About to scrape game 3
Game 3scraped!
About to scrape game 4
Game 4scraped!
About to scrape game 5
Game 5scraped!
About to scrape game 6
Game 6scraped!
About to scrape game 7
Game 7scraped!
About to scrape game 8
Game 8scraped!
About to scrape game 9
Game 9scraped!
About to scrape game 10
Game 10scraped!


In [9]:
#Preview the data frame of clues 

# df_whole_series

Unnamed: 0,GameID,Air Date,Category,Round,Value,Clue Text,Correct Response
0,4596,2004-09-06,THE OLD TESTAMENT,Single Jeopardy,$200,"Let's all flock to read Psalm 95, in which hum...",sheep
1,4596,2004-09-06,SEAN SONG,Single Jeopardy,$200,"The rap on him is he's sometimes ""Puffy""",Sean Combs
2,4596,2004-09-06,CITY WALK,Single Jeopardy,$200,In the 1980s this city passed Chicago as the U...,Los Angeles
3,4596,2004-09-06,SLOGANEERING,Single Jeopardy,$200,"""Ask any mermaid you happen to see, 'What's th...",Chicken of the Sea
4,4596,2004-09-06,ROOM,Single Jeopardy,$200,"Many people have become familiar with ""Shape"",...",magazines
5,4596,2004-09-06,"""BOARD""",Single Jeopardy,$200,"In 2003, Roy E. Disney left it after being on ...",the Disney Board of Directors
6,4596,2004-09-06,THE OLD TESTAMENT,Single Jeopardy,$400,Some say the screech owl in the King James Bib...,Adam
7,4596,2004-09-06,SEAN SONG,Single Jeopardy,$400,Once married to Madonna,Sean Penn
8,4596,2004-09-06,CITY WALK,Single Jeopardy,$400,"This London borough is the G in GMT, squire",Greenwich
9,4596,2004-09-06,SLOGANEERING,Single Jeopardy,$400,"A fast food chain: ""If it doesn't get all over...",Carl\'s Jr.


In [10]:
#Write the data frame of every clue ever to a csv on your hard drive.

# df_whole_series.to_csv('J-Archive clue base.csv', index=False)

## Then what do you do with it?

Take the giant csv you just made, and import it into <a href="https://apps.ankiweb.net/docs/manual.html#adding-cards-and-notes">Anki</a> using its bulk import feature.

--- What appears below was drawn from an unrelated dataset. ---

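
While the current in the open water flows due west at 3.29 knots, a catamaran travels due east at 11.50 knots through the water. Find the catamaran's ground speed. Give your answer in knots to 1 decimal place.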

Name the deck "Jeopardy" or similar.

To quiz myself with these, I created a custom card format in Anki with "Correct Response" on the back of the card and all other fields on the front.


## Errors


* The script timed out after game 803, 2190
* Games 1152, 1473, 2172, 3081, 3889, 4590, 5416, and 5922 produce this error:

```
AttributeError Traceback (most recent call last)
<ipython-input-10-039705e691b0> in <module>()
----> 1 extractGames(804,6112,'J-Archive clue base ENTIRE.csv')

<ipython-input-8-a0233dc08c10> in extractGames(start, finish, dest_file_string)
     92         #would it save memory to have getBoardIndex be a procedure like the others?
     93             boardID = cluesFULL[i].find("td", {"class": "clue_text"})['id']
---> 94             boardIndex = re.search('(J|DJ|FJ)(_[1-6])?', boardID).group()
     95             round = getRound(boardIndex)
     96             category = cat_dict.get(boardIndex)

AttributeError: 'NoneType' object has no attribute ‘group’
```


* Games 2195, 3063, 3081, 3552, 4246, 4256, 4271, 5348, 5885, 6054, 6061, 6064, 6065, 6067, and 6085 produce this error:

```
TypeError                                 Traceback (most recent call last)
<ipython-input-4-f06816e9bd73> in <module>()
----> 1 extractGames(2190,6112,'J-Archive clue base ENTIRE.csv')

<ipython-input-1-a0233dc08c10> in extractGames(start, finish, dest_file_string)
     91         for i in range(len(cluesFULL)):
     92         #would it save memory to have getBoardIndex be a procedure like the others?
---> 93             boardID = cluesFULL[i].find("td", {"class": "clue_text"})['id']
     94             boardIndex = re.search('(J|DJ|FJ)(_[1-6])?', boardID).group()
     95             round = getRound(boardIndex)



TypeError: 'NoneType' object is not subscriptable
```

* For game #3576, only “U.S. Cities” loaded as a category in Double Jeopardy — other five are blank]
* For some early games (like games that aired in the 1980s), the clue and response value are just the “=” sign with no other content

I haven't quite gotten to the bottom of exactly what causes these errors -- there's probably something a little different in the HTML of the pages for those games, like an unexpected tag which runs into my code excepting text from tags and messes it up. I wanted to get my flash cards set up as soon as I could, so I went ahead and restarted the "for" loop with a new starting value to skip over each of the games affected by the big errors. This means my database of clues is missing about 23 games out of 6100+.